In the case of Huawei and ZTE, Washington relied largely on export controls, government procurement bans, and sanctions that choked off access to U.S. components and markets. Those measures were designed to hobble the companies’ global competitiveness rather than to create viable U.S.-based substitutes; the outcome was effectively exclusion from large swaths of the U.S. market rather than a negotiated, commercially managed divestment. The U.S. response to Huawei emphasized national-security containment through supply-chain restrictions and exclusion from government contracts.
By contrast, the proposed TikTok framework is a form of negotiated remediation: a tailored restructure that keeps the service running for American users while attempting to seal off perceived security risks through governance, ownership, and operational safeguards. The Oracle cloud arrangement echoes earlier proposals in which U.S. firms assumed technical custody roles to address data-residency and software-update concerns. That approach aims to preserve consumer access and investor value while meeting political requirements — a middle path between outright ban and unfettered foreign ownership.
The Ant Group episode from 2020 illustrates another relevant precedent, but one from Beijing’s side. Ant’s IPO was abruptly halted after Chinese regulators moved to restructure the fintech giant under stricter financial controls — a government-led reconfiguration to serve public-policy objectives rather than a market-driven sale or divestment. Ant’s experience shows how national authorities can force sweeping corporate re-engineering when systemic risks are at stake; in TikTok’s case, the U.S. is seeking a negotiated private-sector fix to an analogous set of national-security concerns.
Key differences are therefore strategic: Huawei and ZTE were largely shut out via export and procurement controls; Ant Group was reshaped by its home regulator; TikTok’s resolution is likely to be an international, commercially oriented compromise that leans on U.S. corporate partners and investor commitments to deliver technical and governance assurances.
Where the risks lie
Even a signed framework will not eliminate political or legal risk. Congress could demand stricter oversight or reject the structure if lawmakers judge the safeguards insufficient.
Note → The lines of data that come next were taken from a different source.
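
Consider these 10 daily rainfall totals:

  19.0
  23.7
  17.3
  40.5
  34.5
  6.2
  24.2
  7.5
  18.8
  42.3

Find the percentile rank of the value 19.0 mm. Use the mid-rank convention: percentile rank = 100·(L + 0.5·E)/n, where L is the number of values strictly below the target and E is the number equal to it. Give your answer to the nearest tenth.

Sorted: 6.2, 7.5, 17.3, 18.8, 19.0, 23.7, 24.2, 34.5, 40.5, 42.3.
Count below 19.0: L = 4; count equal: E = 1; n = 10.
Percentile rank = 100·(4 + 0.5·1)/10 = 100·4.5/10 = 45.

45.0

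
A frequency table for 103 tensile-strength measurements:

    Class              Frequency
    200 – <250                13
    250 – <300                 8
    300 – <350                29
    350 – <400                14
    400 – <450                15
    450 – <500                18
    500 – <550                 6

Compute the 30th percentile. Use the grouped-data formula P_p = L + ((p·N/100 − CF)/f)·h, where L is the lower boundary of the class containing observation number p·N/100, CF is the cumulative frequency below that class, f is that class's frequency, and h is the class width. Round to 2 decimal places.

317.07

N = 103; target position k = 30/100 · 103 = 30.9.
Cumulative frequencies: 13, 21, 50, 64, 79, 97, 103.
Observation 30.9 falls in the class 300 – <350.
L = 300, CF = 21, f = 29, h = 50.
P30 = 300 + ((30.9 − 21)/29)·50 = 300 + 17.069 = 317.069.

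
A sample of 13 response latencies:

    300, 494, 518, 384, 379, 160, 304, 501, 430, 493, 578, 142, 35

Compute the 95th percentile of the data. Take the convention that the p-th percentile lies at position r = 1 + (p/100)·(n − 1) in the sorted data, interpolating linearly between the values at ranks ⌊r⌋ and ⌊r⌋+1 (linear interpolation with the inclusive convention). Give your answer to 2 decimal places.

542.00

Sorted: 35, 142, 160, 300, 304, 379, 384, 430, 493, 494, 501, 518, 578.
n = 13.
r = 1 + (95/100)·(13 − 1) = 1 + 11.4 = 12.4.
Rank 12 is 518 and rank 13 is 578.
Interpolate: 518 + 0.4·(578 − 518) = 518 + 0.4·60 = 542.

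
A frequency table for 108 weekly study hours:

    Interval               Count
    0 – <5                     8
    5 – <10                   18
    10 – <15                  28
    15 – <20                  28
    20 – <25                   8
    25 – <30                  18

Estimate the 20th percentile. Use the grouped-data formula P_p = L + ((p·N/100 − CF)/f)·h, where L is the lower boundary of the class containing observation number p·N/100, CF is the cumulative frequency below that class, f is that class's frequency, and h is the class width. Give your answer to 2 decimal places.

8.78

N = 108; target position k = 20/100 · 108 = 21.6.
Cumulative frequencies: 8, 26, 54, 82, 90, 108.
Observation 21.6 falls in the class 5 – <10.
L = 5, CF = 8, f = 18, h = 5.
P20 = 5 + ((21.6 − 8)/18)·5 = 5 + 3.77778 = 8.77778.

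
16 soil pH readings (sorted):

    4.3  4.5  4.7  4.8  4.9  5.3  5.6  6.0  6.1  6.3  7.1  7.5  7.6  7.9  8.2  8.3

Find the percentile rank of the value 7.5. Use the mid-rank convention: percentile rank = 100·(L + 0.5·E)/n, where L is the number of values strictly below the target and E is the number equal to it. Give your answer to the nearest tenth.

71.9

Count below 7.5: L = 11; count equal: E = 1; n = 16.
Percentile rank = 100·(11 + 0.5·1)/16 = 100·11.5/16 = 71.88.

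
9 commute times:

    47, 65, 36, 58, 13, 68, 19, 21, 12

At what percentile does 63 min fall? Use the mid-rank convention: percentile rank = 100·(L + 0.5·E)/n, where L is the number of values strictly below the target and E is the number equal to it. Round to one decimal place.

Sorted: 12, 13, 19, 21, 36, 47, 58, 65, 68.
Count below 63: L = 7; count equal: E = 0; n = 9.
Percentile rank = 100·(7 + 0.5·0)/9 = 100·7/9 = 77.78.

77.8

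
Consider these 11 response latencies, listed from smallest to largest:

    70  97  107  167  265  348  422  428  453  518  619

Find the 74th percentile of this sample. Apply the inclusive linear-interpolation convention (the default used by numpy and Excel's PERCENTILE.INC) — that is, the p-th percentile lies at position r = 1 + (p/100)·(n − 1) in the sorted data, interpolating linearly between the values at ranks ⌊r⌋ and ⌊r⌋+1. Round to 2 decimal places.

n = 11.
r = 1 + (74/100)·(11 − 1) = 1 + 7.4 = 8.4.
Rank 8 is 428 and rank 9 is 453.
Interpolate: 428 + 0.4·(453 − 428) = 428 + 0.4·25 = 438.

438.00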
Conversely, Beijing could veto or complicate an arrangement that it perceives as an expropriation of a Chinese-owned asset. And the modest size of the planned investment — if accurate — raises questions about whether the new U.S. entity will have the financial heft to stand alone down the line. Treasury officials and White House negotiators have tried to thread that needle of preserving U.S. data security while avoiding a destabilizing rupture in a platform used by tens of millions of Americans.
The bottom line: The emerging TikTok framework is best read as a hybrid response that borrows elements from prior U.S. tech containment strategies while seeking a more pragmatic, market-friendly outcome. It aims to square three competing imperatives: national security, consumer continuity, and commercial viability. How well it succeeds will hinge on the precise mechanics of ownership, governance, and operational control — and on the political winds in Washington and Beijing over the weeks ahead.